San Diego is the second worst market for renters in the country. That’s the word from Forbes’ 2017 ranking of 46 metropolitan areas, where only Miami is worse.
Analysts factored in San Diego’s monthly apartment rent ($1,748), vacancy rate (3.1 percent), annual rent increase (4.8 percent) and the portion of income spent on rent (30 percent).
In fact, six regions in California — San Diego, Los Angeles, Orange County, Riverside-San Bernardino, Oakland and Sacramento — ranked among the 10 worst.
“This is happening in California and is a major part of the division between the haves and the have-nots,” commented Lloyd Rochambeau, of San Marcos, in a recent letter to the editor protesting rising rents. “Of course, rent control could solve the problem and very well may be the only solution short of a revolution.”
Other cities had higher average rents and ate up a larger share of household income (third-ranked Manhattan’s $3,497 rent consumes 54 percent of household income), but San Diego was weak in all four categories used by Forbes.

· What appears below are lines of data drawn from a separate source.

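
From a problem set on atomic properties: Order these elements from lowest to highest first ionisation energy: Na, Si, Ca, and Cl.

Na, Ca, Si, Cl

Na is in period 3, group 1; Si is in period 3, group 14; Cl is in period 3, group 17; Ca is in period 4, group 2.
Removing the outermost electron gets harder across a period and easier down a group.
Neither a single period nor a single group — weigh both effects.
Ca > Na: the two effects oppose for this pair; the across-period effect wins (590 vs 496 kJ/mol).
Si > Ca: relative to Ca, both the across-period and down-group shifts push Si's first ionization energy up.
Cl > Si: both are in period 3; the period trend gives Cl the larger value.
For reference (kJ/mol): Na 496, Si 786, Cl 1251, Ca 590.
So from lowest to highest: Na < Ca < Si < Cl.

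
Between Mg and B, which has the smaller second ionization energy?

Mg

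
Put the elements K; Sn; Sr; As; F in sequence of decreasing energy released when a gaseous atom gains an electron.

F is in period 2, group 17; K is in period 4, group 1; As is in period 4, group 15; Sr is in period 5, group 2; Sn is in period 5, group 14.
Electron affinity generally becomes more exothermic across a period toward the halogens and less exothermic down a group.
Neither a single period nor a single group — weigh both effects.
K > Sr: period and group pull opposite ways; the down-group shift dominates (48 vs 5 kJ/mol).
As > K: both are in period 4; the period trend gives As the larger value.
Sn > As: this pair runs against the simple trend — see the exception note.
F > Sn: both effects reinforce here, so F is clearly the higher of the two.
Note the exception: Sn has a higher electron affinity than As, contrary to the simple trend — adding an electron to As's half-filled np³ subshell costs electron-pairing energy.
Tabulated electron affinity (kJ/mol): F 328, K 48, As 78, Sr 5, Sn 107.
So from highest to lowest: F > Sn > As > K > Sr.

F > Sn > As > K > Sr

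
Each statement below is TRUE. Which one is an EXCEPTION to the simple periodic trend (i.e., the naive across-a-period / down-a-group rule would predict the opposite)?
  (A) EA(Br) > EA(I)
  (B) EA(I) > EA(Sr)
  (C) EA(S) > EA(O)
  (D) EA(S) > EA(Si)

(C)

The general trend: electron affinity increases across a period and decreases down a group.
(A) Br (period 4, group 17) vs I (period 5, group 17): the stated order agrees with the simple trend.
(B) I (period 5, group 17) vs Sr (period 5, group 2): the stated order agrees with the simple trend.
(C) S (period 3, group 16) vs O (period 2, group 16): the stated order contradicts the simple trend.
(D) S (period 3, group 16) vs Si (period 3, group 14): the stated order agrees with the simple trend.
The exception is (C): the compact 2p subshell of O repels the added electron more than S's larger 3p does.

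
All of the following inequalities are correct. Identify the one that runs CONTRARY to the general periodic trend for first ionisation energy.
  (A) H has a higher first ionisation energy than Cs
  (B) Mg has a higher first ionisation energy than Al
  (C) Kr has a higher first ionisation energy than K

(B)

The general trend: first ionisation energy increases across a period and decreases down a group.
(A) H (period 1, group 1) vs Cs (period 6, group 1): the stated order agrees with the simple trend.
(B) Mg (period 3, group 2) vs Al (period 3, group 13): the stated order contradicts the simple trend.
(C) Kr (period 4, group 18) vs K (period 4, group 1): the stated order agrees with the simple trend.
The exception is (B): Al's single 3p electron is easier to remove than one from Mg's filled 3s².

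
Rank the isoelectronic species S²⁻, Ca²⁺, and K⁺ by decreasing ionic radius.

S²⁻ > K⁺ > Ca²⁺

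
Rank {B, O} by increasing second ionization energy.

B, O

Consider each +1 ion: B⁺ still has 2 valence electrons; O⁺ still has 5 valence electrons.
All are still removing valence electrons, so compare the +1 ions as you would atoms: IE_2 generally rises across a period (higher Z_eff) and falls down a group (larger shell), subject to the usual subshell exceptions.
Valence configurations: B⁺ [He]2s², O⁺ [He]2s²2p³.
Tabulated IE_2 (kJ/mol): B 2427, O 3388.
Putting it together, IE_2: B < O.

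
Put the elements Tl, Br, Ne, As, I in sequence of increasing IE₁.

Tl < As < I < Br < Ne

Ne is in period 2, group 18; As is in period 4, group 15; Br is in period 4, group 17; I is in period 5, group 17; Tl is in period 6, group 13.
Across a period the outer electron is held more tightly (higher IE₁); down a group it sits in a higher shell, more shielded, and comes off more easily.
Neither a single period nor a single group — weigh both effects.
As > Tl: both effects reinforce here, so As is clearly the higher of the two.
I > As: period and group pull opposite ways; the across-period shift dominates (1008 vs 947 kJ/mol).
Br > I: Br sits above I in group 17, so the down-group effect alone puts Br higher.
Ne > Br: relative to Br, both the across-period and down-group shifts push Ne's first ionization energy up.
For reference (kJ/mol): Ne 2081, As 947, Br 1140, I 1008, Tl 589.
So from lowest to highest: Tl < As < I < Br < Ne.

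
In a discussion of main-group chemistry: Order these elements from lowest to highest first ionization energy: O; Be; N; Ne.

Be, O, N, Ne

Be is in period 2, group 2; N is in period 2, group 15; O is in period 2, group 16; Ne is in period 2, group 18.
Across a period the outer electron is held more tightly (higher IE₁); down a group it sits in a higher shell, more shielded, and comes off more easily.
All lie in period 2; the across-period trend (first ionization energy increases left to right) applies, with the exception below.
Note the exception: N has a higher first ionization energy than O, contrary to the simple trend — pairing an electron in O's 2p⁴ costs repulsion energy, so O ionizes more easily than half-filled N (2p³).
Tabulated first ionization energy (kJ/mol): Be 900, N 1402, O 1314, Ne 2081.
So from lowest to highest: Be < O < N < Ne.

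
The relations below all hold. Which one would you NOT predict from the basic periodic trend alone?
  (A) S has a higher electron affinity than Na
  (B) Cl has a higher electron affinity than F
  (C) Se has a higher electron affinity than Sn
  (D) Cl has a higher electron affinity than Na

The general trend: electron affinity increases across a period and decreases down a group.
(A) S (period 3, group 16) vs Na (period 3, group 1): the stated order agrees with the simple trend.
(B) Cl (period 3, group 17) vs F (period 2, group 17): the stated order contradicts the simple trend.
(C) Se (period 4, group 16) vs Sn (period 5, group 14): the stated order agrees with the simple trend.
(D) Cl (period 3, group 17) vs Na (period 3, group 1): the stated order agrees with the simple trend.
The exception is (B): F's small 2p subshell makes the incoming electron feel strong e⁻–e⁻ repulsion, so Cl actually releases more energy on gaining an electron.

(B)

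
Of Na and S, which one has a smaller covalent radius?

S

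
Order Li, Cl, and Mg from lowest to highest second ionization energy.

IE_2 is the cost of taking one more electron from the +1 cation: Li⁺ is the bare [He] core; Cl⁺ still has 6 valence electrons; Mg⁺ still has 1 valence electron.
Core electrons are held far more tightly than valence electrons, so Li tops the IE_2 order.
Valence configurations: Cl⁺ [Ne]3s²3p⁴, Mg⁺ [Ne]3s¹.
The numbers (kJ/mol): Li 7298, Cl 2298, Mg 1451.
So the second ionization energies run Mg < Cl < Li.

Mg < Cl < Li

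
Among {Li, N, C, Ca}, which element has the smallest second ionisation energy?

IE_2 is the cost of taking one more electron from the +1 cation: Li⁺ is the bare [He] core; N⁺ still has 4 valence electrons; C⁺ still has 3 valence electrons; Ca⁺ still has 1 valence electron.
Breaking into a closed-shell core is much more expensive than removing a leftover valence electron — Li has the largest IE_2 here.
Valence configurations: N⁺ [He]2s²2p², C⁺ [He]2s²2p¹, Ca⁺ [Ar]4s¹.
Approximate IE_2 values (kJ/mol): Li 7298, N 2856, C 2353, Ca 1145.
Overall IE_2 order: Ca < C < N < Li.

Ca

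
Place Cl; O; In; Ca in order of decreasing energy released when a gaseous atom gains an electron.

Cl, O, In, Ca

O is in period 2, group 16; Cl is in period 3, group 17; Ca is in period 4, group 2; In is in period 5, group 13.
Electron affinity generally becomes more exothermic across a period toward the halogens and less exothermic down a group.
These span different periods and groups, so the two trends combine.
In > Ca: the two effects oppose for this pair; the across-period effect wins (29 vs 2 kJ/mol).
O > In: relative to In, both the across-period and down-group shifts push O's electron affinity up.
Cl > O: the two effects oppose for this pair; the across-period effect wins (349 vs 141 kJ/mol).
Tabulated electron affinity (kJ/mol): O 141, Cl 349, Ca 2, In 29.
So from highest to lowest: Cl > O > In > Ca.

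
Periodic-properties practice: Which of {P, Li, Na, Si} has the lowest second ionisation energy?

Si

IE_2 is the cost of taking one more electron from the +1 cation: P⁺ still has 4 valence electrons; Li⁺ is the bare [He] core; Na⁺ is the bare [Ne] core; Si⁺ still has 3 valence electrons.
Pulling an electron out of a noble-gas core costs far more than removing a remaining valence electron, so Na and Li sit at the high end of IE_2.
Valence configurations: P⁺ [Ne]3s²3p², Si⁺ [Ne]3s²3p¹.
The numbers (kJ/mol): P 1907, Li 7298, Na 4562, Si 1577.
So the second ionization energies run Si < P < Na < Li.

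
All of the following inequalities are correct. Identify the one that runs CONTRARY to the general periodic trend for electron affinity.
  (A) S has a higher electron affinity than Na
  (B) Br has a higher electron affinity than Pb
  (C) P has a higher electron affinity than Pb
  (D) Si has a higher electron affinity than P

The general trend: electron affinity increases across a period and decreases down a group.
(A) S (period 3, group 16) vs Na (period 3, group 1): the stated order agrees with the simple trend.
(B) Br (period 4, group 17) vs Pb (period 6, group 14): the stated order agrees with the simple trend.
(C) P (period 3, group 15) vs Pb (period 6, group 14): the stated order agrees with the simple trend.
(D) Si (period 3, group 14) vs P (period 3, group 15): the stated order contradicts the simple trend.
The exception is (D): adding an electron to P's half-filled 3p³ is unfavourable, so Si (3p²) has the more exothermic EA.

(D)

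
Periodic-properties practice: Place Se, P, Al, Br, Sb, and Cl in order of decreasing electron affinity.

Al is in period 3, group 13; P is in period 3, group 15; Cl is in period 3, group 17; Se is in period 4, group 16; Br is in period 4, group 17; Sb is in period 5, group 15.
EA tends to increase across a period and decrease down a group, though the pattern is less regular than for IE or radius.
Neither a single period nor a single group — weigh both effects.
P > Al: P lies to the right of Al in period 3, so the across-period effect alone puts P higher.
Sb > P: this pair runs against the simple trend — see the exception note.
Se > Sb: both effects reinforce here, so Se is clearly the higher of the two.
Br > Se: Br lies to the right of Se in period 4, so the across-period effect alone puts Br higher.
Cl > Br: they share group 17; the group trend gives Cl the larger value.
Note the exception: Sb has a higher electron affinity than P, contrary to the simple trend — both are half-filled np³, but the pairing/repulsion penalty for the added electron shrinks as the p orbitals become larger and more diffuse down the group, and for Sb that outweighs the weaker nuclear attraction.
Tabulated electron affinity (kJ/mol): Al 42, P 72, Cl 349, Se 195, Br 325, Sb 103.
So from highest to lowest: Cl > Br > Se > Sb > P > Al.

Cl > Br > Se > Sb > P > Al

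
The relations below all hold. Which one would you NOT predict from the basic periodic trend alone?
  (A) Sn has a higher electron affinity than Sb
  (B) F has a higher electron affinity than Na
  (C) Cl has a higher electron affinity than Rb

The general trend: electron affinity increases across a period and decreases down a group.
(A) Sn (period 5, group 14) vs Sb (period 5, group 15): the stated order contradicts the simple trend.
(B) F (period 2, group 17) vs Na (period 3, group 1): the stated order agrees with the simple trend.
(C) Cl (period 3, group 17) vs Rb (period 5, group 1): the stated order agrees with the simple trend.
The exception is (A): adding an electron to Sb's half-filled 5p³ is unfavourable, so Sn has the more exothermic EA.

(A)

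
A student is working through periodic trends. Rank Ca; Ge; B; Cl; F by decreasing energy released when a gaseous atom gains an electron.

Cl, F, Ge, B, Ca

EA tends to increase across a period and decrease down a group, though the pattern is less regular than for IE or radius.
Neither a single period nor a single group — weigh both effects.
B > Ca: relative to Ca, both the across-period and down-group shifts push B's electron affinity up.
Ge > B: the two effects oppose for this pair; the across-period effect wins (119 vs 27 kJ/mol).
F > Ge: both effects reinforce here, so F is clearly the higher of the two.
Cl > F: this pair runs against the simple trend — see the exception note.
Note the exception: Cl has a higher electron affinity than F, contrary to the simple trend — F's small 2p subshell makes the incoming electron feel strong e⁻–e⁻ repulsion, so Cl actually releases more energy on gaining an electron.
For reference (kJ/mol): B 27, F 328, Cl 349, Ca 2, Ge 119.
So from highest to lowest: Cl > F > Ge > B > Ca.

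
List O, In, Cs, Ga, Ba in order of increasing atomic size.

O < Ga < In < Ba < Cs

O is in period 2, group 16; Ga is in period 4, group 13; In is in period 5, group 13; Cs is in period 6, group 1; Ba is in period 6, group 2.
Moving right in a period, electrons are added to the same shell under a stronger nuclear pull, so atoms get smaller; moving down, a new shell is opened and atoms get larger.
Neither a single period nor a single group — weigh both effects.
Ga > O: relative to O, both the across-period and down-group shifts push Ga's atomic radius up.
In > Ga: they share group 13; the group trend gives In the larger value.
Ba > In: relative to In, both the across-period and down-group shifts push Ba's atomic radius up.
Cs > Ba: Cs lies to the left of Ba in period 6, so the across-period effect alone puts Cs larger.
Tabulated atomic radius (pm): O 63, Ga 124, In 142, Cs 232, Ba 196.
So from smallest to largest: O < Ga < In < Ba < Cs.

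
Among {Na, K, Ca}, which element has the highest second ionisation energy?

Na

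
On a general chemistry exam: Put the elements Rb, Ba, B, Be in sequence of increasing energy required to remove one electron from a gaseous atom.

Be is in period 2, group 2; B is in period 2, group 13; Rb is in period 5, group 1; Ba is in period 6, group 2.
Across a period the outer electron is held more tightly (higher IE₁); down a group it sits in a higher shell, more shielded, and comes off more easily.
Here both period and group differ, so the two effects have to be weighed against each other.
Ba > Rb: the two effects oppose for this pair; the across-period effect wins (503 vs 403 kJ/mol).
B > Ba: both effects reinforce here, so B is clearly the higher of the two.
Be > B: this pair runs against the simple trend — see the exception note.
Note the exception: Be has a higher first ionization energy than B, contrary to the simple trend — removing B's lone 2p electron is easier than breaking Be's filled 2s².
For reference (kJ/mol): Be 900, B 801, Rb 403, Ba 503.
So from lowest to highest: Rb < Ba < B < Be.

Rb < Ba < B < Be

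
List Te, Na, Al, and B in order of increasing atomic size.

B, Al, Te, Na

B is in period 2, group 13; Na is in period 3, group 1; Al is in period 3, group 13; Te is in period 5, group 16.
Moving right in a period, electrons are added to the same shell under a stronger nuclear pull, so atoms get smaller; moving down, a new shell is opened and atoms get larger.
These span different periods and groups, so the two trends combine.
Al > B: Al sits below B in group 13, so the down-group effect alone puts Al larger.
Te > Al: period and group pull opposite ways; the down-group shift dominates (136 vs 126 pm).
Na > Te: period and group pull opposite ways; the across-period shift dominates (155 vs 136 pm).
Tabulated atomic radius (pm): B 85, Na 155, Al 126, Te 136.
So from smallest to largest: B < Al < Te < Na.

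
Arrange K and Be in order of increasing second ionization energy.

Consider each +1 ion: K⁺ is the bare [Ar] core; Be⁺ still has 1 valence electron.
Breaking into a closed-shell core is much more expensive than removing a leftover valence electron — K has the largest IE_2 here.
The numbers (kJ/mol): K 3052, Be 1757.
Putting it together, IE_2: Be < K.

Be < K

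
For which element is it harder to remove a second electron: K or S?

K

After 1 electron has been removed, what remains? K⁺ is the bare [Ar] core; S⁺ still has 5 valence electrons.
Core electrons are held far more tightly than valence electrons, so K tops the IE_2 order.
The numbers (kJ/mol): K 3052, S 2252.
So the second ionization energies run S < K.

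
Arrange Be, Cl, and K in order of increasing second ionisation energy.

Be < Cl < K

After 1 electron has been removed, what remains? Be⁺ still has 1 valence electron; Cl⁺ still has 6 valence electrons; K⁺ is the bare [Ar] core.
Core electrons are held far more tightly than valence electrons, so K tops the IE_2 order.
Valence configurations: Be⁺ [He]2s¹, Cl⁺ [Ne]3s²3p⁴.
Tabulated IE_2 (kJ/mol): Be 1757, Cl 2298, K 3052.
Putting it together, IE_2: Be < Cl < K.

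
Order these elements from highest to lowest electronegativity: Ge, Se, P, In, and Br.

Br > Se > P > Ge > In

P is in period 3, group 15; Ge is in period 4, group 14; Se is in period 4, group 16; Br is in period 4, group 17; In is in period 5, group 13.
Smaller atoms with higher effective nuclear charge are more electronegative.
These span different periods and groups, so the two trends combine.
Ge > In: relative to In, both the across-period and down-group shifts push Ge's electronegativity up.
P > Ge: relative to Ge, both the across-period and down-group shifts push P's electronegativity up.
Se > P: period and group pull opposite ways; the across-period shift dominates (2.55 vs 2.19).
Br > Se: both are in period 4; the period trend gives Br the larger value.
For reference (Pauling): P 2.19, Ge 2.01, Se 2.55, Br 2.96, In 1.78.
So from highest to lowest: Br > Se > P > Ge > In.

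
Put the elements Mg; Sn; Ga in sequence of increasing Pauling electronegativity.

Mg < Ga < Sn

Mg is in period 3, group 2; Ga is in period 4, group 13; Sn is in period 5, group 14.
Electronegativity increases across a period and decreases down a group, tracking effective nuclear charge and atomic size.
A diagonal step moves right (one effect) and down (the opposite effect) at once.
Ga > Mg: period and group pull opposite ways; the across-period shift dominates (1.81 vs 1.31).
Sn > Ga: period and group pull opposite ways; the across-period shift dominates (1.96 vs 1.81).
For reference (Pauling): Mg 1.31, Ga 1.81, Sn 1.96.
So from lowest to highest: Mg < Ga < Sn.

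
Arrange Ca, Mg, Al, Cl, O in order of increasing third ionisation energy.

Al, Cl, Ca, O, Mg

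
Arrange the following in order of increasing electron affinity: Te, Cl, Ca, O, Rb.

O is in period 2, group 16; Cl is in period 3, group 17; Ca is in period 4, group 2; Rb is in period 5, group 1; Te is in period 5, group 16.
Atoms with high Z_eff and room in the valence shell (especially the halogens) have the most exothermic electron affinities.
Here both period and group differ, so the two effects have to be weighed against each other.
Rb > Ca: this pair runs against the simple trend — see the exception note.
O > Rb: relative to Rb, both the across-period and down-group shifts push O's electron affinity up.
Te > O: this pair runs against the simple trend — see the exception note.
Cl > Te: relative to Te, both the across-period and down-group shifts push Cl's electron affinity up.
Note the exception: Rb has a higher electron affinity than Ca, contrary to the simple trend — adding an electron to Ca (ns²) has to open a new, higher-energy np subshell, which is unfavourable.
Note the exception: Te has a higher electron affinity than O, contrary to the simple trend — O's compact 2p subshell gives strong electron–electron repulsion on the added electron.
Tabulated electron affinity (kJ/mol): O 141, Cl 349, Ca 2, Rb 47, Te 190.
So from lowest to highest: Ca < Rb < O < Te < Cl.

Ca, Rb, O, Te, Cl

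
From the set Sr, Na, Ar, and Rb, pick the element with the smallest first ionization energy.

Rb

Na is in period 3, group 1; Ar is in period 3, group 18; Rb is in period 5, group 1; Sr is in period 5, group 2.
First ionization energy rises across a period (greater Z_eff holds electrons more tightly) and falls down a group (valence electrons are farther from the nucleus).
These span different periods and groups, so the two trends combine.
Na > Rb: they share group 1; the group trend gives Na the larger value.
Sr > Na: the two effects oppose for this pair; the across-period effect wins (550 vs 496 kJ/mol).
Ar > Sr: relative to Sr, both the across-period and down-group shifts push Ar's first ionization energy up.
Approximate values (kJ/mol): Na 496, Ar 1521, Rb 403, Sr 550.
The smallest first ionization energy among these belongs to Rb.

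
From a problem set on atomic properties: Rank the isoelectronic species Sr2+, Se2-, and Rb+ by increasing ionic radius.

Sr2+ < Rb+ < Se2-

All of these have 36 electrons, so size is governed by nuclear charge alone: the more protons, the stronger the pull on the same electron cloud, and the smaller the ion.
Nuclear charges: Sr2+ (Z=38), Rb+ (Z=37), Se2- (Z=34).
Smallest to largest: Sr2+ < Rb+ < Se2-.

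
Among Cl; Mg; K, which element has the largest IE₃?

Mg

After 2 electrons have been removed, what remains? Cl²⁺ still has 5 valence electrons; Mg²⁺ is the bare [Ne] core; K²⁺ is already 1 electron into the core.
Core electrons are held far more tightly than valence electrons, so K and Mg top the IE_3 order.
Tabulated IE_3 (kJ/mol): Cl 3822, Mg 7733, K 4420.
So the third ionization energies run Cl < K < Mg.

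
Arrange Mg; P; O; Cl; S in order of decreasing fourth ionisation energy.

Mg, O, Cl, P, S

After 3 electrons have been removed, what remains? Mg³⁺ is already 1 electron into the core; P³⁺ still has 2 valence electrons; O³⁺ still has 3 valence electrons; Cl³⁺ still has 4 valence electrons; S³⁺ still has 3 valence electrons.
Breaking into a closed-shell core is much more expensive than removing a leftover valence electron — Mg has the largest IE_4 here.
Valence configurations: P³⁺ [Ne]3s², O³⁺ [He]2s²2p¹, Cl³⁺ [Ne]3s²3p², S³⁺ [Ne]3s²3p¹.
S³⁺ loses a lone 3p electron whereas P³⁺ must break into a filled 3s² pair, so IE_4(P) > IE_4(S) even though S has the higher nuclear charge.
Tabulated IE_4 (kJ/mol): Mg 10543, P 4964, O 7469, Cl 5159, S 4556.
Hence IE_4: S < P < Cl < O < Mg.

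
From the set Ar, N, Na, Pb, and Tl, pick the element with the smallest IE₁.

N is in period 2, group 15; Na is in period 3, group 1; Ar is in period 3, group 18; Tl is in period 6, group 13; Pb is in period 6, group 14.
Removing the outermost electron gets harder across a period and easier down a group.
Here both period and group differ, so the two effects have to be weighed against each other.
Tl > Na: the two effects oppose for this pair; the across-period effect wins (589 vs 496 kJ/mol).
Pb > Tl: Pb lies to the right of Tl in period 6, so the across-period effect alone puts Pb higher.
N > Pb: both effects reinforce here, so N is clearly the higher of the two.
Ar > N: period and group pull opposite ways; the across-period shift dominates (1521 vs 1402 kJ/mol).
Approximate values (kJ/mol): N 1402, Na 496, Ar 1521, Tl 589, Pb 716.
The smallest IE₁ among these belongs to Na.

Na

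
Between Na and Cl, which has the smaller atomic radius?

Cl

Moving right in a period, electrons are added to the same shell under a stronger nuclear pull, so atoms get smaller; moving down, a new shell is opened and atoms get larger.
All lie in period 3, so atomic radius increases right to left.
So Cl has the smaller atomic radius (Cl < Na).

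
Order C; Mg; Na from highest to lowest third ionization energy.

Mg > Na > C

Consider each +2 ion: C²⁺ still has 2 valence electrons; Mg²⁺ is the bare [Ne] core; Na²⁺ is already 1 electron into the core.
Breaking into a closed-shell core is much more expensive than removing a leftover valence electron — Na and Mg have the largest IE_3 here.
Tabulated IE_3 (kJ/mol): C 4620, Mg 7733, Na 6910.
Hence IE_3: C < Na < Mg.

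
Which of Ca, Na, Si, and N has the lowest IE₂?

Ca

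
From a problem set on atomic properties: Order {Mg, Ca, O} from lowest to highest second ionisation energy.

Ca < Mg < O

IE_2 is the cost of taking one more electron from the +1 cation: Mg⁺ still has 1 valence electron; Ca⁺ still has 1 valence electron; O⁺ still has 5 valence electrons.
All are still removing valence electrons, so compare the +1 ions as you would atoms: IE_2 generally rises across a period (higher Z_eff) and falls down a group (larger shell), subject to the usual subshell exceptions.
Valence configurations: Mg⁺ [Ne]3s¹, Ca⁺ [Ar]4s¹, O⁺ [He]2s²2p³.
Approximate IE_2 values (kJ/mol): Mg 1451, Ca 1145, O 3388.
Hence IE_2: Ca < Mg < O.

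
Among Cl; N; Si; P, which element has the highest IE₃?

The third ionization energy removes an electron from the +2 ion. For each element: Cl²⁺ still has 5 valence electrons; N²⁺ still has 3 valence electrons; Si²⁺ still has 2 valence electrons; P²⁺ still has 3 valence electrons.
All are still removing valence electrons, so compare the +2 ions as you would atoms: IE_3 generally rises across a period (higher Z_eff) and falls down a group (larger shell), subject to the usual subshell exceptions.
Valence configurations: Cl²⁺ [Ne]3s²3p³, N²⁺ [He]2s²2p¹, Si²⁺ [Ne]3s², P²⁺ [Ne]3s²3p¹.
P²⁺ loses a lone 3p electron whereas Si²⁺ must break into a filled 3s² pair, so IE_3(Si) > IE_3(P) even though P has the higher nuclear charge.
Tabulated IE_3 (kJ/mol): Cl 3822, N 4578, Si 3232, P 2914.
So the third ionization energies run P < Si < Cl < N.

N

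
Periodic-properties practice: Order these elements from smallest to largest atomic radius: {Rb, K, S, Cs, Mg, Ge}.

S < Ge < Mg < K < Rb < Cs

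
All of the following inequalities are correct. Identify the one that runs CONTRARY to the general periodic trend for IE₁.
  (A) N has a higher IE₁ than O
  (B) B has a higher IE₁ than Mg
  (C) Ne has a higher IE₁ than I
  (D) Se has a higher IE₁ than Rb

The general trend: IE₁ increases across a period and decreases down a group.
(A) N (period 2, group 15) vs O (period 2, group 16): the stated order contradicts the simple trend.
(B) B (period 2, group 13) vs Mg (period 3, group 2): the stated order agrees with the simple trend.
(C) Ne (period 2, group 18) vs I (period 5, group 17): the stated order agrees with the simple trend.
(D) Se (period 4, group 16) vs Rb (period 5, group 1): the stated order agrees with the simple trend.
The exception is (A): pairing an electron in O's 2p⁴ costs repulsion energy, so O ionizes more easily than half-filled N (2p³).

(A)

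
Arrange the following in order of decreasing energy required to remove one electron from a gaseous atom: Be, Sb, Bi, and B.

Be > Sb > B > Bi

Be is in period 2, group 2; B is in period 2, group 13; Sb is in period 5, group 15; Bi is in period 6, group 15.
IE₁ increases left→right with effective nuclear charge and decreases top→bottom as the valence shell moves farther out.
Neither a single period nor a single group — weigh both effects.
B > Bi: the two effects oppose for this pair; the down-group effect wins (801 vs 703 kJ/mol).
Sb > B: the two effects oppose for this pair; the across-period effect wins (831 vs 801 kJ/mol).
Be > Sb: the two effects oppose for this pair; the down-group effect wins (900 vs 831 kJ/mol).
Note the exception: Be has a higher first ionization energy than B, contrary to the simple trend — removing B's lone 2p electron is easier than breaking Be's filled 2s².
Tabulated first ionization energy (kJ/mol): Be 900, B 801, Sb 831, Bi 703.
So from highest to lowest: Be > Sb > B > Bi.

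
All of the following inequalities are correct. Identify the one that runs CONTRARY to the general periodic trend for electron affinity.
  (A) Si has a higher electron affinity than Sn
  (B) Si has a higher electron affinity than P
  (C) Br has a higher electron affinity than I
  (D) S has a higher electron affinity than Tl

(B)

The general trend: electron affinity increases across a period and decreases down a group.
(A) Si (period 3, group 14) vs Sn (period 5, group 14): the stated order agrees with the simple trend.
(B) Si (period 3, group 14) vs P (period 3, group 15): the stated order contradicts the simple trend.
(C) Br (period 4, group 17) vs I (period 5, group 17): the stated order agrees with the simple trend.
(D) S (period 3, group 16) vs Tl (period 6, group 13): the stated order agrees with the simple trend.
The exception is (B): adding an electron to P's half-filled 3p³ is unfavourable, so Si (3p²) has the more exothermic EA.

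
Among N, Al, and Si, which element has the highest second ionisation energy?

N

IE_2 is the cost of taking one more electron from the +1 cation: N⁺ still has 4 valence electrons; Al⁺ still has 2 valence electrons; Si⁺ still has 3 valence electrons.
All are still removing valence electrons, so compare the +1 ions as you would atoms: IE_2 generally rises across a period (higher Z_eff) and falls down a group (larger shell), subject to the usual subshell exceptions.
Valence configurations: N⁺ [He]2s²2p², Al⁺ [Ne]3s², Si⁺ [Ne]3s²3p¹.
Si⁺ loses a lone 3p electron whereas Al⁺ must break into a filled 3s² pair, so IE_2(Al) > IE_2(Si) even though Si has the higher nuclear charge.
Tabulated IE_2 (kJ/mol): N 2856, Al 1817, Si 1577.
Putting it together, IE_2: Si < Al < N.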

Plus, the analysis methodology changed slightly this year from last when San Diego was ranked a more respectable seventh worst. Using that method, however, San Diego still would have ranked third worst this year, explained a Forbes analyst.
But the news isn’t all bad. John Chang, of Marcus and Millichap, which generated the raw data for Forbes, explains that people want to live in San Diego and are finding jobs, but the housing supply simply isn’t keeping up. “As a result, rents are rising faster than in other markets,” Chang said.
On the flip side, his firm recently ranked San Diego as the ninth best apartment investment market.